A team of researchers led by School of Medicine Professor Tamas Horvath found that newborn mice birthed naturally had increased levels of mitochondrial uncoupling protein 2 (Ucp2) in the hippocampus relative to mice delivered through C-sections. Horvath said the team was initially focused solely on the role of Ucp2, an important protein for early neurological development, and was surprised to discover a link between levels of Ucp2 and birthing methods. The study, which also concluded that mice genetically altered to lack Ucp2 exhibited greatly diminished neurological growth, was published Aug. 8 in the Public Library of Science.

“What we noticed what that if we took brains right after birth versus if we took brains from animals right before they were delivered, there were differential expression of these proteins,” Horvath said. “[We thought]: ‘Maybe there is something going on during delivery that promotes the expression of this protein.’”

The study did not investigate the mechanism underlying the correlation between natural birth and increased Ucp2 expression, but Horvath said that he believes that the physical stress of natural birth may explain the connection. Researchers had previously tied cellular stress to Ucp2 production, and the stress of natural birth — both for the mother and child — might trigger the protein’s production, Horvath said.

Holly Kennedy, a professor of midwifery at the Yale School of Nursing who was not involved in the research, said the finding is important because it counters the common misperception that the stress of natural birth is harmful.

“I think what people worry about is that labor and birth is so stressful that it can’t be good for the mother or the baby,” she said. “Well, there are types of stress that are good and actually create health.”

Professor Horvath said that he believed that physiological cellular stress, likely caused by temporary fetal oxygen depletion, was the primary mechanism for Ucp2 production in babies. However, Grigori Brekhman, former head of the Department of Obstetrics and Gynaecology at the Ivanovo State Medical Academy, in the Russian Federation, said in an email that other factors may be involved in the protein’s production. For instance, Brekhman said that the mother’s emotional response to the birthing process, accompanied by a cascade of neurological transmitters, may promote Ucp2 production.

This study substantiates the argument of those who had already supported natural births, said Ann Cowlin, founder and director of Dancing Thru Pregnancy, an organization that helps pregnant women prepare for the physical demands of childbirth.

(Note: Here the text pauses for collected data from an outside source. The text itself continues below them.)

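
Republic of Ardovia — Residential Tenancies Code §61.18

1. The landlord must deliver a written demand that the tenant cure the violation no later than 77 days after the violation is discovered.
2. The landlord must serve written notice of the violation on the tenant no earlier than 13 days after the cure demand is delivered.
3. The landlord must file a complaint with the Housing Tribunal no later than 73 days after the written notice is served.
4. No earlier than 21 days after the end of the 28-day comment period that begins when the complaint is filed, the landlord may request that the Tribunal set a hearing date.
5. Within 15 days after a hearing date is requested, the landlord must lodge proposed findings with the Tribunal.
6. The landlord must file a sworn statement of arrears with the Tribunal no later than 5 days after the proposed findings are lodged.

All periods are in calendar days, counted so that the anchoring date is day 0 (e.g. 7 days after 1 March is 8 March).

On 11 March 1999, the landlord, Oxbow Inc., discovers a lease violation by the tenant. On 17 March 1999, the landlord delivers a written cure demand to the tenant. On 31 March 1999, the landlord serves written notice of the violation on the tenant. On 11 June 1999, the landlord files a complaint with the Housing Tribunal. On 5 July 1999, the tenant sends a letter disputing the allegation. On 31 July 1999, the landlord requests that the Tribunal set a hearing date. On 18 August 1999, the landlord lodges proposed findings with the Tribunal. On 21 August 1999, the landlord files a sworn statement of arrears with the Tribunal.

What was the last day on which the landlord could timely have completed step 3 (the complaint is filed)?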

Cowlin, who created Dancing Thru Pregnancy in 1979, said that she would rank Horvath’s finding as one of the top five most important pieces of evidence in the debate between natural birth and C-section.

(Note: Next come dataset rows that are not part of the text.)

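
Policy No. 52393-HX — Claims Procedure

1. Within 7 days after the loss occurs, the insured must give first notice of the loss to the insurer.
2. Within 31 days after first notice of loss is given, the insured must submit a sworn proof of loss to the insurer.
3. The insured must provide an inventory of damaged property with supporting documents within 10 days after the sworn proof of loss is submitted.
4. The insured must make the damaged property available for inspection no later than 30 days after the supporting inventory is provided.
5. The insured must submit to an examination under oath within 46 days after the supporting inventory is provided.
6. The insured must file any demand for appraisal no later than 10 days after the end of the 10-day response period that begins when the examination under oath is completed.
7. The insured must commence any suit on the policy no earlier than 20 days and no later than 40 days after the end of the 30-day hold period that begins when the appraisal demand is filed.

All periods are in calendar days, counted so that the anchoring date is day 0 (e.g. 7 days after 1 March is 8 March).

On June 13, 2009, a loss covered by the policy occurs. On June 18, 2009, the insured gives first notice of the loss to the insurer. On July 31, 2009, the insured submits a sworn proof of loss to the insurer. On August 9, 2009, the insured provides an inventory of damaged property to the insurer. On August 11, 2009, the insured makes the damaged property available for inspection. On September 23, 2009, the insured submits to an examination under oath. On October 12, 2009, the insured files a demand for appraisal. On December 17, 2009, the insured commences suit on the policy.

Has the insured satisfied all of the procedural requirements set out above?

No

(1) due by June 13, 2009 + 7 days = June 20, 2009; done June 18, 2009 — timely.
(2) due by June 18, 2009 + 31 days = July 19, 2009; done July 31, 2009 — 12 days late.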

“This is the smoking gun to end the whole notion that it is a good thing to just go ahead and do a Caesarean and not even bother to do labor,” Cowlin said.

While Brekhman said that he believes the findings will encourage more women to reconsider C-sections in favor of traditional births, Kennedy said that Horvath’s finding is unlikely to cause a major short run shift in birthing practices because it was conduced on mice and not humans. However, it adds to a growing body of recent research that suggests that the way a baby is born can have long lasting health implications for the newborn, she said.

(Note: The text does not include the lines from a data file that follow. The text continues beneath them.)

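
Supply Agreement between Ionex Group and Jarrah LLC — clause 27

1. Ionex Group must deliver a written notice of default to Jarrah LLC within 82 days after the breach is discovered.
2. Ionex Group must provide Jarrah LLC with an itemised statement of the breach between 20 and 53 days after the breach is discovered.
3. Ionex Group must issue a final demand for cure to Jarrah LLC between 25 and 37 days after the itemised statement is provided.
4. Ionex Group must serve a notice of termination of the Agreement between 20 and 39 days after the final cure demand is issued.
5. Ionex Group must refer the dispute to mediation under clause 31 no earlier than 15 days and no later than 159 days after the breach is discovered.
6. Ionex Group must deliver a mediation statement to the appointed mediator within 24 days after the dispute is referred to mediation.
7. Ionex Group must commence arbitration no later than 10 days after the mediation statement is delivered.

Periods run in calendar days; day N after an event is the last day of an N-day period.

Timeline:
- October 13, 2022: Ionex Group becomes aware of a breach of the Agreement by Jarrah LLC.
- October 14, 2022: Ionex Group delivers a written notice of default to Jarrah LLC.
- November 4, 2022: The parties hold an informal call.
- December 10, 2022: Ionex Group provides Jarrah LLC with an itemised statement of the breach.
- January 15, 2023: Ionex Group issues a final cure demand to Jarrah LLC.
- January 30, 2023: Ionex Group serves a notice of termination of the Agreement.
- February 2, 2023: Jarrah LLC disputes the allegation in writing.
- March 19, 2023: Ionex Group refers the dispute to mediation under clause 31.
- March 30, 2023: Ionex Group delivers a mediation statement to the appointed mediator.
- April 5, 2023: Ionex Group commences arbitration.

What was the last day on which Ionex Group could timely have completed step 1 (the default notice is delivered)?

January 3, 2023

Step 1 runs from October 13, 2022, when the breach is discovered. 82 days after October 13, 2022 is January 3, 2023.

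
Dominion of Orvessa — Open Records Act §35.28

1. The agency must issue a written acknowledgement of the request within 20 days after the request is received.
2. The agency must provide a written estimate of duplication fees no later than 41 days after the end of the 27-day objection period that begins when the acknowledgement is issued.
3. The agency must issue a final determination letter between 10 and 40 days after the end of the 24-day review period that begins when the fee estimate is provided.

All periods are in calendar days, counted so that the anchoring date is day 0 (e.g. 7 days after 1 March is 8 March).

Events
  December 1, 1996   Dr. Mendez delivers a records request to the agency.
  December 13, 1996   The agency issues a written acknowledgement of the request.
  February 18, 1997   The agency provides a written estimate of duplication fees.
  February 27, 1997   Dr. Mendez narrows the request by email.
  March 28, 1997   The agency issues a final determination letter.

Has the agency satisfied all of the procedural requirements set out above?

Yes

(1) due by December 1, 1996 + 20 days = December 21, 1996; done December 13, 1996 — timely.
(2) due by January 9, 1997 + 41 days = February 19, 1997; done February 18, 1997 — timely.
(3) the permitted window runs from March 14, 1997 + 10 = March 24, 1997 to March 14, 1997 + 40 = April 23, 1997; done March 28, 1997 — within the window.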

“I think what it is providing us is food for thought about this process and a call for more research,” Kennedy said.

Horvath, too, said that he hopes that others build on his findings with a human study which could lead to concrete data on best practices for birthing.

While the World Health Organization recommends a target C-section rate of 5 to 15 percent in the general population, the operation accounts for approximately one in three births in the United States today.